In the climax, where they threaten to light her on fire, we learn that Lukas perished in a car accident, most likely the same one where the mother had to have cosmetic surgery to look the way she did before. Elias, unable to cope with the death, imagines Lukas throughout the film, which is why he wasn’t getting fed and was forbidden to speak to him by his mother. We learn about an ‘accident and separation’ from a phone call with the mother, so the Dad is clearly not a part of the picture, and the accident is confirmed, being the cause of Lukas’ death. We then, in that moment, justify some of the angrier things that the mother dead. She does slap her kid a few teams, and there’s a bit of unease in her parenting skills, but when your son is hallucinating, there’s a cause for concern. Unable to cope with the brother’s death, and still not believing the mother, Elias lights the house on fire, presumably killing the mother and himself.
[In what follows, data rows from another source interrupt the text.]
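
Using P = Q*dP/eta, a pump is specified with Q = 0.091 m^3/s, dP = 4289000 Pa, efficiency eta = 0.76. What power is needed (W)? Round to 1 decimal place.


P = Q * dP / eta
P = 0.091 * 4289000 / 0.76
P = 390299.0 / 0.76
P = 513551.3 W


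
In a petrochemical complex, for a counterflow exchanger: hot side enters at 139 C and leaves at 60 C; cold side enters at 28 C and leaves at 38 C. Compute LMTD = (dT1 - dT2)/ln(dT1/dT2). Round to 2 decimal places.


dT1 = Th_in - Tc_out = 139 - 38 = 101
dT2 = Th_out - Tc_in = 60 - 28 = 32
LMTD = (dT1 - dT2) / ln(dT1/dT2)
LMTD = (101 - 32) / ln(101/32)
LMTD = 60.03 K


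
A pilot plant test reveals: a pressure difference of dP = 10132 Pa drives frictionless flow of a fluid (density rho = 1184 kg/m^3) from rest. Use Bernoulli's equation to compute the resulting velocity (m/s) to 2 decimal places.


v = sqrt(2*dP/rho)
v = sqrt(2*10132/1184)
v = sqrt(17.114865)
v = 4.14 m/s


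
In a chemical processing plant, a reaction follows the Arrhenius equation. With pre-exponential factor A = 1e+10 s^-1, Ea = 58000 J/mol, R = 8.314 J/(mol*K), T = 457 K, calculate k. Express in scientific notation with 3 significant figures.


k = A * exp(-Ea/(R*T))
k = 1e+10 * exp(-58000 / (8.314 * 457))
k = 1e+10 * exp(-15.265175)
k = 2.35e+03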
The ‘goodnight’ and the lullaby theme that opens and closes the film, to me, is about the way we try to set the kids to rest. The mother used to sing it for her children, and it could possibly be the reverse in the kids trying to kill her. Elias, in lighting the house on fire, joins Lukas in the afterlife with his mother, and all is settled again. The issue is that in the second-to-last shot of the house on fire, with trucks and police officers all around, a woman walks in the bottom left of the screen in a nightgown of the same color that the mother wore. It could be possible that the mother survived and only Elias and Lukas died, with a dream sequence overlapping reality. It’s obvious Elias/Lukas are untrustworthy vessels to view the action, so it’s up to interpretation. I assume that Elias died, and visualizes joining Lukas and what he believes to be his real mother in the unknown, while the mother may live on.